Roger Ebert of the Chicago Sun-Times called it "the fourth, and the least, of the movies made from Jack Finney's classic science fiction novel." Owen Gleiberman of Entertainment Weekly wrote that it was "a soulless rehash...The movie isn't terrible; it's just low-rent and reductive." Joanne Kaufman of The Wall Street Journal added, "With all the shoot-outs, the screaming, the chases, collisions and fireballs, there isn't much time for storytelling."

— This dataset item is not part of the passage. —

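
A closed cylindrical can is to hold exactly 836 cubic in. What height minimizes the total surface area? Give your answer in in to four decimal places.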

Manohla Dargis of The New York Times criticized the film, writing: "The latest and lamest version of Invasion of the Body Snatchers might have been an accidental camp classic if its politics weren't so abhorrent and the movie didn't try to hide its ineptitude behind a veil of pomposity." Paul Arendt of the BBC wrote: "Having established an effectively creepy mood in the first half, the film eventually degenerates into a muddled mess, with Nicole and Daniel Craig dodging zombies while popping amphetamines in a desperate effort to stay awake. We know how they feel." Maitland McDonagh of TV Guide called the film "a frantic mess that opens with a scene plucked from the film's third act that smacks of having been moved up to pacify audiences too restless for a slow build."